No tengo nada en contra de los cueros con los que grácil y desvergonzadamente vine al mundo, pero verlos reflejados en el espejo todos los días de la semana, trescientos sesenta y cinco días al año, es demasiado para mi cabeza.
Así pues, no miro al espejo. Lo que hago es agachar la cabeza, desenfundar el bolígrafo y derramar mis pasiones, sueños y pesadillas en una superficie que no siempre refleja lo que uno cree ser. Es este un atajo personal con el que intento aproximarme al aislamiento del meditador; y en el camino, uno se topa a menudo con espléndidos compañeros como el gozo, la revelación, la ira desatada y la valentía inconsciente.

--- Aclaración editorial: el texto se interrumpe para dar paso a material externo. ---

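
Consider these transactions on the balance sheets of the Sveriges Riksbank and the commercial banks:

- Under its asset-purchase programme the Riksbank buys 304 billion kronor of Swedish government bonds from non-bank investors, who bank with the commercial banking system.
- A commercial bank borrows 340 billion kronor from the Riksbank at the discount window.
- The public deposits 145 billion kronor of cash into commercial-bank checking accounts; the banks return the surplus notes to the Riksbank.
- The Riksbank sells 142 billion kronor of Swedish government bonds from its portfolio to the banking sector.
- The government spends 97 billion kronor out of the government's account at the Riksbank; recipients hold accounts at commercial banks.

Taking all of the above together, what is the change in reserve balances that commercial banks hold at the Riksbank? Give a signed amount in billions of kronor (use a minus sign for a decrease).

+744 billion

Asset purchase (from non-banks) 304 billion kronor: the Riksbank pays by crediting reserve accounts → +304B.
Discount-window loan 340 billion kronor: the loan is credited to the bank's reserve account → +340B.
Currency deposit 145 billion kronor: returned notes are swapped for reserve credit → +145B.
OMO sale (to banks) 142 billion kronor: the buying banks pay out of their reserve balances → −142B.
Government spending 97 billion kronor: government payments flow into bank reserve accounts → +97B.
Net: 304 + 340 + 145 − 142 + 97 = +744 billion.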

Mientras tanto el papel se cubre de hallazgos, secretos destapados, ideas que nunca creímos tener, fantasías que derivan de una aterradora sinceridad; y uno descubre de pronto que su fuero interno se ha desgajado en un millón de almas que conviven dentro de una sola. Ya lo anunció Walt Whitman: quien escribe lucha no por ser un hombre, sino todos los hombres a la vez.

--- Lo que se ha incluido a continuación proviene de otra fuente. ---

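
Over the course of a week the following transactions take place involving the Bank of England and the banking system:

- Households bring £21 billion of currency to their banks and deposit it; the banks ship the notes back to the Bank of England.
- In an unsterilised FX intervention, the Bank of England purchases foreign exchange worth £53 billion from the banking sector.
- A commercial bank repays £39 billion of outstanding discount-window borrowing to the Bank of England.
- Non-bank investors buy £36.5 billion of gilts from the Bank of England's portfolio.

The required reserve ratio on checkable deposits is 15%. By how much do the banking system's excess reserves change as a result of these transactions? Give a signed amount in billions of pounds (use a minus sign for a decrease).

Currency deposit £21 billion: reserves +£21B, deposits +£21B.
FX purchase £53 billion: reserves +£53B, deposits 0.
Discount-window repayment £39 billion: reserves −£39B, deposits 0.
Asset sale (to non-banks) £36.5 billion: reserves −£36.5B, deposits −£36.5B.
Totals: Δreserves = −£1.5B, Δdeposits = −£15.5B.
Δrequired reserves = 15% × −£15.5B = −£2.325B.
Δexcess reserves = Δreserves − Δrequired = −£1.5B − (−£2.325B) = +£0.825 billion.

+£0.825 billion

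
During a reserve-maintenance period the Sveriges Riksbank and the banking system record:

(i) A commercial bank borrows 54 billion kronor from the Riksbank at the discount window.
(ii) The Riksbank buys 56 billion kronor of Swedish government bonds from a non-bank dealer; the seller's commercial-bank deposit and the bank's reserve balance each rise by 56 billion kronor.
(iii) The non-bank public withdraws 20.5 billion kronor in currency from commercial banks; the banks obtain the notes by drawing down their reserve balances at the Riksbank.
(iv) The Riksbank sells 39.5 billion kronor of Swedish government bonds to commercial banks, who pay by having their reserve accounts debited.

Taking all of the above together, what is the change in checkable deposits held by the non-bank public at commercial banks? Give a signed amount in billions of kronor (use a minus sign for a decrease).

+35.5 billion

Discount-window loan 54 billion kronor: the counterparty is a bank, so public deposits are unchanged → 0.
Asset purchase (from non-banks) 56 billion kronor: non-bank counterparties' bank balances rise → +56B.
Currency withdrawal 20.5 billion kronor: non-bank counterparties' bank balances fall → −20.5B.
OMO sale (to banks) 39.5 billion kronor: the counterparty is a bank, so public deposits are unchanged → 0.
Net: 0 + 56 − 20.5 + 0 = +35.5 billion.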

El papel, en su indiferente blancura, no exige ni espera nada. No tiene voz ni voto. Yace desnudo y aterrado a la espera de un navajazo que lo desfigure. Grabé a fuego las reveladoras palabras que escupió Van Gogh cuando le preguntaron si no le asustaba el momento de enfrentarse contra un lienzo en blanco. El holandés arrugó el ceño: "debería ser el lienzo quien me temiera a mí".
Procuro que el lápiz sufra de lo lindo cuando lo agarro. Quiero que se cerciore de que no tiene lugar adonde huir, salvo quizá el que dicte la mano del loco que lo blande. Digamos que estoy emprendiendo una marcha y un conjunto de bifurcaciones se abre ante mí, pero hasta que no lleve unos cuantos pasos sueltos no decidiré qué senda voy a tomar. A veces puede ser cuestión de puro capricho: unos días escogeré el camino del romántico (regreso al refulgiente y sereno hechizo del mar, donde los sueños se esconden tras un horizonte que despierta con su vestido de cinabrio, bermellón y anaranjado); otros, el del cuentacuentos (Eliodoro se despertó aquella mañana sabiendo que iba a morir, así que recogió el morral y se dispuso a recorrer las cien millas que, entre líneas de cocoteros y lagunas atestadas de caimanes, lo separaban de la ciudad de Cuyamano, donde le diría a José Norberto: "hermano, no me esperes para Nochevieja"), o el del pordiosero Henrymilleriano (Y de pronto la atroz implosión de una náusea que empieza bajo el costillar pero termina alcanzando la superficie, donde salpica la interminable marea de hombres y mujeres que encaran las vías del tren, como vacas y borregos esperando la señal del pastor. Me dan ganas de arrojarme desnudo sobre los raíles y gritar: ¿hay alguien mínimamente despierto entre vosotros, hatajo de inútiles?). Y si me pierdo, sé que al día siguiente tendré, gracias al cielo, al menos uno o dos caminos más para escoger.
Debería pediros verdón por todas esas veces en las que me hago un tremendo lío con mi armario de disfraces, con lo que termina desfilando por la pasarela un texto que no sabe qué quiere, ni de dónde viene, ni hacia dónde va. Disculpad los excesos, las pretensiones, las torpezas, las trastadas literarias, las patadas a la inteligencia. Disculpad las incontables sartas de tonterías que he dejado a mi paso, así como las que aún están por venir. Pero os aseguro que uno se esfuerza con toda el alma que tiene para que, al menos de vez en cuando, algunas palabras- sólo algunas- rompan la barrera del sonido, de la distancia y de la sordera, hasta que a cientos de kilómetros de distancia alguien crea haberlas comprendido y, por ende, se sienta identificado con ese esperpéntico disfraz que ha ido mutando tras la pantalla a lo largo de ya más de dos años francamente largos.